TheOptimizationIdiot - 3:31 pm on Mar 26, 2013 (gmt 0)
So the general line of recommendation is to actually let the Googlebot in again, just to let it know that the stuff to spider is gone?
To be honest I don't fully understand how deliberately placing a robots.txt and deliberately removing pages from Google's index doesn't convey the same message, namely that the removal was intentional.
Because when you block their access they don't know if anything has been removed or not, because they can't access it. When you let them access the URL and find a "removed" notice, then they know.
It's like if you looked at my site one day, found a page and came back the next and I gave you a message that says "you don't have permission to visit this page", would you know if I removed the page or if it was still there and I just didn't want you to see it any more?

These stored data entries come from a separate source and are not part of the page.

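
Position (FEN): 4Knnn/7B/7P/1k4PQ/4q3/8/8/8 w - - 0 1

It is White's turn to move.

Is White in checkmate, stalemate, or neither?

White to move; white king on e8.
In check: yes, from the black queen on e4.
Legal moves for White: Kxf8, Kd8, Bxe4.
White is in check but has 3 legal moves → neither.

neither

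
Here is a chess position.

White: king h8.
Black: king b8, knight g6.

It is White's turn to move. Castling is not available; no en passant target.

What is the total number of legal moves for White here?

White to move; king on h8.
In check: yes, from the black knight on g6.
Legal moves: Kg8, Kh7, Kg7.
Count: 3.

3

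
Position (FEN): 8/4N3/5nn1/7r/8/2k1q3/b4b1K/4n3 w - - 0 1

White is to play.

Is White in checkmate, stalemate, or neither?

White to move; white king on h2.
In check: yes, from the black rook on h5.
King squares — g1: attacked by Bf2; h1: attacked by Rh5; g2: attacked by Ne1; g3: attacked by Bf2; h3: attacked by Qe3.
Legal moves for White: none.
In check with no legal moves → checkmate.

checkmate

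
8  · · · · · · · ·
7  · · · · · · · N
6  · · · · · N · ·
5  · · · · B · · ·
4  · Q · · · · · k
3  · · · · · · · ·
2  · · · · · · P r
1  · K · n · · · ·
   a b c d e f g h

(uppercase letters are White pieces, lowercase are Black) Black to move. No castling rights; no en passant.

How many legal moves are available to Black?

0

Black to move; king on h4.
In check: yes, from the white queen on b4.
Legal moves: none.
Count: 0.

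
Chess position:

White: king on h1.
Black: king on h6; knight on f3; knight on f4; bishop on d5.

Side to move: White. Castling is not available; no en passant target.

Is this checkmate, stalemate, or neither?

White to move; white king on h1.
In check: no.
King squares — g1: attacked by Nf3; g2: attacked by Nf4; h2: attacked by Nf3.
Legal moves for White: none.
Not in check and no legal moves → stalemate.

stalemate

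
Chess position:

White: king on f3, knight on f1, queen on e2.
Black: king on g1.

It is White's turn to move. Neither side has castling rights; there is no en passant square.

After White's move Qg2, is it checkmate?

yes

After Qg2: black king on g1; in check: yes, from the white queen on g2.
King squares — f1: attacked by Qg2; h1: attacked by Qg2; f2: attacked by Qg2; g2: attacked by Kf3; h2: attacked by Nf1.
Black has no legal moves → checkmate.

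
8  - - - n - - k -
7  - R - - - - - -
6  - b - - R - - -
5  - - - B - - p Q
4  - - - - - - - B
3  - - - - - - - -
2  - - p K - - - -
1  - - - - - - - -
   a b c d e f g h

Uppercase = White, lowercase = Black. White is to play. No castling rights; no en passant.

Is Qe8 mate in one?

yes

After Qe8: black king on g8; in check: yes, from the white queen on e8.
King squares — f7: attacked by Rb7; g7: attacked by Rb7; h7: attacked by Rb7; f8: attacked by Qe8; h8: attacked by Qe8.
Black has no legal moves → checkmate.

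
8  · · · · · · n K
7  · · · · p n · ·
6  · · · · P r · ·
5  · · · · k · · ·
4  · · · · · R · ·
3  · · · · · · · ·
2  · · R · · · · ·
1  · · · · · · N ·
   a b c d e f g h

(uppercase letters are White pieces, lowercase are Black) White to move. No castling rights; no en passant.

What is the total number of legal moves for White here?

White to move; king on h8.
In check: yes, from the black knight on f7.
Legal moves: Kxg8, Kh7, Kg7, exf7.
Count: 4.

4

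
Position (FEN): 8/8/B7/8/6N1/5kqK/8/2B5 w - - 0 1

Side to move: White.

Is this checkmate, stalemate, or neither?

checkmate

White to move; white king on h3.
In check: yes, from the black queen on g3.
King squares — g2: attacked by Kf3; h2: attacked by Qg3; g3: attacked by Kf3; g4: own knight; h4: attacked by Qg3.
Legal moves for White: none.
In check with no legal moves → checkmate.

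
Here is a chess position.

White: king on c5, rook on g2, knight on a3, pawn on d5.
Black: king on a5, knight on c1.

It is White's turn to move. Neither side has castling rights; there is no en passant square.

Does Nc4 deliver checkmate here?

no

After Nc4: black king on a5; in check: yes, from the white knight on c4.
Black has 2 legal replies: Ka6, Ka4.
In check but a legal move exists → not checkmate.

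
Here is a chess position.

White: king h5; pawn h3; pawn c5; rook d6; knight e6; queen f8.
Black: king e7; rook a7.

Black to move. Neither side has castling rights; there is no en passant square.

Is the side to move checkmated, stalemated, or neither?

checkmate

Black to move; black king on e7.
In check: yes, from the white queen on f8.
King squares — d6: attacked by Pc5; e6: attacked by Rd6; f6: attacked by Qf8; d7: attacked by Rd6; f7: attacked by Qf8; d8: attacked by Rd6; e8: attacked by Qf8; f8: attacked by Ne6.
Legal moves for Black: none.
In check with no legal moves → checkmate.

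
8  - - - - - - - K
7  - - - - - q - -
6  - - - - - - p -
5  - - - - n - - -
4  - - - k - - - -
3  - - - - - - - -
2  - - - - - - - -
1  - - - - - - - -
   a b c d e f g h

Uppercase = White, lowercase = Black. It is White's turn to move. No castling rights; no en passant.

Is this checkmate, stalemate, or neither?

stalemate

White to move; white king on h8.
In check: no.
King squares — g7: attacked by Qf7; h7: attacked by Qf7; g8: attacked by Qf7.
Legal moves for White: none.
Not in check and no legal moves → stalemate.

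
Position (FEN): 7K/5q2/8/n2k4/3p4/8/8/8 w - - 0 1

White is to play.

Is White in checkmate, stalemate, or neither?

White to move; white king on h8.
In check: no.
King squares — g7: attacked by Qf7; h7: attacked by Qf7; g8: attacked by Qf7.
Legal moves for White: none.
Not in check and no legal moves → stalemate.

stalemate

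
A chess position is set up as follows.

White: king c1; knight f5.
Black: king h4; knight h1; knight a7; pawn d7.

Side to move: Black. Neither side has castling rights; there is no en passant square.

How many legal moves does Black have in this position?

Black to move; king on h4.
In check: yes, from the white knight on f5.
Legal moves: Kh5, Kg5, Kg4, Kh3.
Count: 4.

4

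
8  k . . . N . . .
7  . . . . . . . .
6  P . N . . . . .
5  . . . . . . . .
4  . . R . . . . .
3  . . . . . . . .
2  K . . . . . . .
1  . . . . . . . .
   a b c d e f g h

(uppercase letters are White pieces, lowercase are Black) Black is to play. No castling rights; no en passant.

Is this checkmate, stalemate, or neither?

stalemate

Black to move; black king on a8.
In check: no.
King squares — a7: attacked by Nc6; b7: attacked by Pa6; b8: attacked by Nc6.
Legal moves for Black: none.
Not in check and no legal moves → stalemate.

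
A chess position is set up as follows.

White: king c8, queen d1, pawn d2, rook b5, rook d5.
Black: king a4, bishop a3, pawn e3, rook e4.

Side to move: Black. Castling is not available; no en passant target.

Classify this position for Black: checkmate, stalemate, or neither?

checkmate

Black to move; black king on a4.
In check: yes, from the white queen on d1.
King squares — a3: own bishop; b3: attacked by Qd1; b4: attacked by Rb5; a5: attacked by Rb5; b5: attacked by Rd5.
Legal moves for Black: none.
In check with no legal moves → checkmate.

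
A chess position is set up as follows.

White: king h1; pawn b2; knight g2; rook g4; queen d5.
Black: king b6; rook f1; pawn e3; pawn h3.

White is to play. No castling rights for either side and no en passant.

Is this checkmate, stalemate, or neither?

White to move; white king on h1.
In check: yes, from the black rook on f1.
Legal moves for White: Kh2.
White is in check but has 1 legal move → neither.

neither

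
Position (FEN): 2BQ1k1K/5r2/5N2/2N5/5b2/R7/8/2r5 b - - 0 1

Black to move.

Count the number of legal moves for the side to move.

0

Black to move; king on f8.
In check: yes, from the white queen on d8.
Legal moves: none.
Count: 0.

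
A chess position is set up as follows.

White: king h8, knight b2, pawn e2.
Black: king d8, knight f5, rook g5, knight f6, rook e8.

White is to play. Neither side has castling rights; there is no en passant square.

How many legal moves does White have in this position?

0

White to move; king on h8.
In check: yes, from the black rook on e8.
Legal moves: none.
Count: 0.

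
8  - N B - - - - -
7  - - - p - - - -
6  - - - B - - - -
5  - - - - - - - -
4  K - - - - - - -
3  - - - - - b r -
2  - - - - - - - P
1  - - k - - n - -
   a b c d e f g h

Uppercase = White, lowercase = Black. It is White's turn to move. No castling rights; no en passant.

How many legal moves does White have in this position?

23

White to move; king on a4.
In check: no.
Legal moves: Bxd7, Bb7, Ba6, Nxd7, Nc6, Na6, Bf8, Be7, Bc7, Be5, Bc5, Bf4+, Bb4, Bxg3, Ba3+, Kb5, Ka5, Kb4, Kb3, Ka3, hxg3, h3, h4.
Count: 23.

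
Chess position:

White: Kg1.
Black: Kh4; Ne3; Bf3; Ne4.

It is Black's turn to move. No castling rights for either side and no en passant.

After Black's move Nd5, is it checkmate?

no

After Nd5: white king on g1; in check: no.
White is not in check, so this cannot be checkmate.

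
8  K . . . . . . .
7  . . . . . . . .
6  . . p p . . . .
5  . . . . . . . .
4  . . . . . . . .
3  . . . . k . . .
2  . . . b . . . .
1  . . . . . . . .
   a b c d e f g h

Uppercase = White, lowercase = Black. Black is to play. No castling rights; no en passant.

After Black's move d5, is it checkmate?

After d5: white king on a8; in check: no.
White is not in check, so this cannot be checkmate.

no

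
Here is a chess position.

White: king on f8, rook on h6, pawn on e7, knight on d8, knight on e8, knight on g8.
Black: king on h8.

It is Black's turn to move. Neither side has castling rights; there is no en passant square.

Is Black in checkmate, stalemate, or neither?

Black to move; black king on h8.
In check: yes, from the white rook on h6.
King squares — g7: attacked by Ne8; h7: attacked by Rh6; g8: attacked by Kf8.
Legal moves for Black: none.
In check with no legal moves → checkmate.

checkmate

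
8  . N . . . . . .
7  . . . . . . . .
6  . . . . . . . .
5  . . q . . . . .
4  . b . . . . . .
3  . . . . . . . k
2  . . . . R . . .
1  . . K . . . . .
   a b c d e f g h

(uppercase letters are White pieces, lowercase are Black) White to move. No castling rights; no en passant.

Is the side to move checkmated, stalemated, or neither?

neither

White to move; white king on c1.
In check: yes, from the black queen on c5.
King squares — b1: available; d1: available; b2: available; c2: attacked by Qc5; d2: attacked by Bb4.
Legal moves for White: Kb2, Kd1, Kb1, Rc2.
White is in check but has 4 legal moves → neither.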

There would be no way for you to tell.
A robots.txt block and letting them spider URLs then providing them with a status code that tells them what the current status of the information associated with the URL is (200 OK, 301 Permanently Moved, 302/307 Undefined/Temporarily Redirected, 404 Not Found -- could be temporary or permanent, 403 Forbidden, 410 Gone -- purposely removed permanently, etc.) are totally different things.
If they can't get to a URL (blocked by robots.txt) they can't know what the current status of that URL and the associated information is, but letting them spider makes it so you can tell them the status of each.